Sunday 23 July 2017

In Defense of Victoria Waterfield

Earlier this week, the news broke that veteran Doctor Who actress Deborah Watling had passed away following a brief illness.

Watling played Victoria Waterfield in seven serials from 1967 to 1968, including the majority of Season Five which is widely considered one of the most classic seasons of the classic run, the (in)famous Monster Season. Now, whilst the early generations of fandom considered that year's stories to be absolute classics and the cast to be one of the definitive TARDIS teams, neither the season nor Victoria has done well that well when put under the microscope by the fans of later years.

Or, to put it another way, by fans who can go back and review the stories.

You see, even once home video became a thing there was the problem that huge swathes of Watling's appearances no longer existed in the archive. Until 2013 her only complete story was The Tomb of the Cybermen with four out of six episodes of The Ice Warriors and single episodes The Evil of the Daleks, The Abominable Snowmen, The Enemy of the World and The Web of Fear representing the rest of her time with the series. It didn't help that the vast majority of these stories were practically interchangeable “classic base under siege” stories, a formula the series didn't deviate much from in Season Five because of severe budgetary and time management issues. Bases under siege needed only a small number of sets and, to be frank, not so much imagination as to require a lot of editing time.

And then, of course, there's the fact that character just wasn't something that era of the show did. Between the formulaic storytelling and the time constraints any sort of character work was basically abandoned in favour of treating characters purely as plot function.

Watling's plot function was damsel in distress. Not unsurprisingly, this fact aged badly. You can't really watch any of her stories without getting a masterclass in the Male Gaze: she's cute, she's in danger all the time and the camera can't keep away from close-ups of her terrified yet photogenic face.

Here's the thing, though: the scripts were pretty bad, the series was somehow formulaic in spite of having the whole of time and space to play with; and the characters had no character. Yet this is one of the most fondly remembered eras of the show. Received wisdom has it that this is because of the “classic base under siege” format and, naturally, the monsters.

I'm not entirely convinced. Not that the monsters are that bad or even that the formula is all that bad, even if it repetitive as hell.
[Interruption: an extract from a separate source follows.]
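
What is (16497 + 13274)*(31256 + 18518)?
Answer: 1481821754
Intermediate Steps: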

I think it was the cast. Troughton was a fantastic actor, an absolute genius at wrestling the material he was given into something with depth. Whilst Watling wasn't quite that good what she had in spades was charisma and that was her way of polishing her part in the script until it shone. Victoria might not have had many character traits beyond “prim” and “marginally smarter than Jamie” but she was extremely likable and that's an important quality in an adventure serial lead.

That's what I get from the Season Five TARDIS crew: three fantastically likable actors having the time of their lives, both in and out of character. Watching them together, now more possible than ever with the recovery of The Enemy of the World and the lion's share of The Web of Fear, you can see why this era is so fondly remembered by the fans who were there at the time...

and it wasn't the monsters.

Rest in peace, Deborah Watling, you were amazing.